Неожиданным подарком были два разговора — с о. Даниилом и с той молодой схимницей, которой так восхищались отцы. Она сегодня уезжает. Даниил с увлечением начертывал картины иноческого жития последних времен. Осуждал старое иночество за презрение к умственной культуре… „Некоторые даже святые отцы писали, что монаху нужно только одно — покаяние: Господи спаси, да Господи помилуй. А я, может быть, даже соблазняюсь этим, погрешаю против них, считаю, что они ошибались. Это в древности монахи жили себе за святыми стенами или под святыми полами. Вот им тогда и не нужно было ничего, кроме молитвы и трудов“ и т. д.
А с Серафимой так. В промежутке между утреней и обедней я искал места отдохнуть в тени. Обошел церковь, смотрю — у восточной стороны, прислонясь к алтарной стене, сидит она. Пригласила сесть. Стали толковать об иночестве. Я ее расспрашивал. Весь разговор поучителен, но опишу потом, так как долго. Скажу лишь, что, по ее мнению, монашество теперь будет в значительной степени в миру и не нужно бояться, находясь в мирской обстановке, тайного приятия пострига, только готовиться при этом к искушениям и т. д.
Теперь самое главное, из-за чего и письмо сел писать. Трудно писать об этом в пути, но когда вернусь домой, то сразу отправлю письмо. Поэтому постараюсь хоть как-нибудь написать здесь.
После твоего отъезда у меня начались суточные смены настроений. Ночью находили волны ужаса о том, как страшна эта медлительность Божья, проявляющаяся в иных случаях; какие непосильные крайние испытания веры дает Он именно людям последних времен. Какой огромной веры Он требует. Что перед этим двигать горами, если мог попускать такие скорби тебе, то чувство мучительного недоумения, которое делает невозможным никакую теодицею, кроме безусловного доверия Христу-Спасителю человека. Собственно, слова ничего не выразят. Но они мучили (только этим — ни одной мысли против тебя не было). А днем вдруг все это исчезало и сменялось то радостью, то чувством какой-то утвержденности, спокойствия и временами некий „страх высоты“ — то чувство, какое бывает в горах, когда заберешься высоко-высоко на шпиль и под скалой внизу раскидывается картина целой страны, — страх превознесенности. Словно какой-то силой мы были поднимаемы на гору скорее, чем успевали освоиться с высотой. Такое чувство испытывает ученый, когда его поспешно ведут в глубину науки, не задерживаясь для отдыха и освоения с открытием.

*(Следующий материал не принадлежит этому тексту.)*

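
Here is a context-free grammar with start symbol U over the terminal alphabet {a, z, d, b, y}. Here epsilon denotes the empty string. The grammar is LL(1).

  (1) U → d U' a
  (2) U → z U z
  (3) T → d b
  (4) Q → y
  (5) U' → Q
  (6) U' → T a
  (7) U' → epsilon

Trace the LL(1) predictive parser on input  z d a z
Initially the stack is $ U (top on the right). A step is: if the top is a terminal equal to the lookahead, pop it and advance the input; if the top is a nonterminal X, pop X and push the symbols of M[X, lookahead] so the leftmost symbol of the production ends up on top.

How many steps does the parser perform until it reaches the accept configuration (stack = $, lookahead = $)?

step 1: stack=$ U  input=z d a z $  — expand U → z U z
step 2: stack=$ z U z  input=z d a z $  — match z
step 3: stack=$ z U  input=d a z $  — expand U → d U' a
step 4: stack=$ z a U' d  input=d a z $  — match d
step 5: stack=$ z a U'  input=a z $  — expand U' → epsilon
step 6: stack=$ z a  input=a z $  — match a
step 7: stack=$ z  input=z $  — match z
Accept reached after 7 steps.

7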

Потом перед постригом произошел перелом — я подумал, что ведь Господь всегда праведен в путях своих и не „оправдится“ перед Ним тот, кто выйдет в суд с Ним. Думал о том, почему Господь не устроил так, чтобы мы встретились раньше. Тогда моя жизнь была бы, может быть, не такой, какой была, может быть, и твоя тоже. Но если бы и так, то тогда Сам Господь остался бы в стороне, и любовь при всей ее ясности основана была бы не „на камени“. Очевидно, нужно было, как и ты мне писала, тебе отречься окончательно от себя и от всякой надежды на человеков и возлюбить единого Господа, и мне тоже увидеть, что сам я пуст и неоткуда искать мне помощи и богатства, как только от Христа.
И вот тогда-то, тут уже немедленно, Господь устремился ко спасению каждого из нас и поспешил с нашей встречей. Я даже испугался при мысли, что было бы, если б я встретил тебя раньше. Я думаю, что, если бы явилась любовь, она была бы очень чиста, так как ты к иной не способна, и мне другого не попустил бы может быть Господь.
Пишу это все, хотя знаю, что тебе неприятно и противоречит моему обещанию вычеркнуть призраки из памяти. Поэтому заранее прошу прощения, может быть, лучше не писал бы, но подумал, что тебе приятнее, чтобы я писал все. Оправдывает меня конец — постриг. Он вдруг все отрезал, и я понял, что призраки просто никогда не существовали и не являются ныне даже недоразумением.
После пострига сидели возле церкви с Даниилом и Митрофаном. (Он присутствовал и пролил море слез. Заявил, что ему легче было бы постричь все 150 миллионов в России, чем меня одного.)
Да, я узнал, что пострижение есть именно таинство, а не обряд принятия определенного исторически сложившегося пути жизни — действительно таинство, в коем „Отец блудного сына лобзает и паки познание своей славы дарует, обнищавшее сердце целует“. Потому что оно дает уверенность в пути и освещает лучом Христовым как достоверное то, в чем сомневался. И это достоверное не совпадает с буквой уставов общежития последних столетий. Так что постриг — усвоение Христу, а не киновийному уставу.
Будь радостна, радость моя. Напиши мне. Прости, если по глупости чем-нибудь причинил боль. Господь с тобой. Л.»